Uber Eats si allarga all'e-commerce: nuovi brand e consegne rapide
La piattaforma di delivery Uber Eats integra nuovi grandi marchi non alimentari per spingere le consegne dell'ultimo miglio e l'omnicanalità.

Uber Eats continua la sua trasformazione da semplice servizio di consegna di pasti a marketplace generalista per lo shopping quotidiano. L'azienda ha annunciato l'ingresso di nuovi importanti marchi nella propria rete logistica, offrendo ai consumatori la possibilità di ordinare non solo cibo, ma anche prodotti di elettronica di consumo, articoli sportivi, cosmetici, cancelleria e forniture per animali domestici direttamente dai negozi fisici vicini.
Cosa cambia nella logistica e nel mercato dei marketplace
La mossa risponde a una tendenza chiara nel commercio elettronico: i grandi rivenditori cercano costantemente partner per potenziare la presenza omnicanale e velocizzare le consegne dell'ultimo miglio. Sfruttando le infrastrutture di piattaforme come Uber Eats, Instacart e DoorDash, i negozi fisici possono raggiungere nuovi clienti senza dover gestire interamente una flotta di corrieri proprietaria. Tra i brand che di recente hanno integrato i loro cataloghi figurano insegne di rilievo come Academy Sports + Outdoors, Kiehl's, Ulta Beauty e Ace Hardware, affiancati da servizi logistici e di spedizione come FedEx Office.
- Espansione dell'offerta: si passa dai ristoranti alla vendita al dettaglio di beni non alimentari e di largo consumo.
- Consegna ultra-rapida: sfruttare la capillarità dei punti vendita fisici per ridurre i tempi di attesa a pochi minuti o ore.
- Strategia multicanale: molti brand scelgono di essere presenti su più piattaforme di delivery in contemporanea (Uber, DoorDash, Instacart).
- Target di prossimità: intercettare clienti che cercano prodotti d'emergenza o beni quotidiani senza passare per i magazzini tradizionali dell'e-commerce.
Cosa significa per chi compra in Italia
Anche se l'espansione dei cataloghi retail su Uber Eats riguarda per ora soprattutto il mercato nordamericano, la strategia traccia una rotta precisa che influenza anche il panorama europeo e italiano. I servizi di quick commerce e il delivery rapido non riguardano più soltanto la spesa al supermercato o la cena, ma si estendono progressivamente alla tecnologia, alla cura della persona e agli accessori per la casa. Chi cerca dispositivi, gadget o piccoli componenti elettronici trova sempre più canali alternativi rispetto ai classici corrieri post-ordine. Per orientarsi tra le migliori offerte hi-tech e i dispositivi del momento, puoi consultare la sezione dedicata alle offerte di informatica su Rediscount.
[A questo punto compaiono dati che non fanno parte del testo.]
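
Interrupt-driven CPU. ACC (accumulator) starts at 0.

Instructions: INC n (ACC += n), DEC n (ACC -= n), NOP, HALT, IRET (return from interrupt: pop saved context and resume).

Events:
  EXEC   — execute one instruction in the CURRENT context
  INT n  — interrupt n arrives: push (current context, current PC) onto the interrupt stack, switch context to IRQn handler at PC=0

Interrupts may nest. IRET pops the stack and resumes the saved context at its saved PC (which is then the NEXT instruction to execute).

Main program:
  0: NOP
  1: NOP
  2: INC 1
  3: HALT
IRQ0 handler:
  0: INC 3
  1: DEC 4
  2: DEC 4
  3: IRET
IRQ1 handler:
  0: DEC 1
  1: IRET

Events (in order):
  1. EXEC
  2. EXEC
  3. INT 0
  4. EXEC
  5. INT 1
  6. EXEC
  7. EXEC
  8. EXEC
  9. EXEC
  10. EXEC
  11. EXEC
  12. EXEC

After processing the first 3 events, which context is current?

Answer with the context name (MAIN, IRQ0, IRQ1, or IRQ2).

Event 1 (EXEC): [MAIN] PC=0: NOP
Event 2 (EXEC): [MAIN] PC=1: NOP
Event 3 (INT 0): INT 0 arrives: push (MAIN, PC=2), enter IRQ0 at PC=0 (depth now 1)

Answer: IRQ0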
La convergenza tra delivery urbano ed e-commerce tradizionale trasforma radicalmente le abitudini di acquisto. Resta da capire come i colossi della logistica tradizionale risponderanno a questa frammentazione delle consegne veloci direttamente dai negozi di vicinato.
Domande frequenti
Uber Eats consegna anche prodotti non alimentari in Italia?
Al momento la vendita di beni non alimentari tramite la piattaforma riguarda principalmente il mercato statunitense, ma il modello di quick commerce si sta espandendo rapidamente anche in Europa.
Quali vantaggi offre l'integrazione dei negozi fisici nei marketplace di delivery?
Permette ai merchant di sfruttare la rete di corrieri locali per consegnare la merce ai clienti in tempi molto più brevi rispetto ai corrieri espressi tradizionali.
I rivenditori utilizzano una sola piattaforma di consegne?
Molti brand scelgono una strategia multicanale, affidandosi contemporaneamente a servizi diversi come Uber Eats, DoorDash e Instacart per massimizzare la copertura territoriale.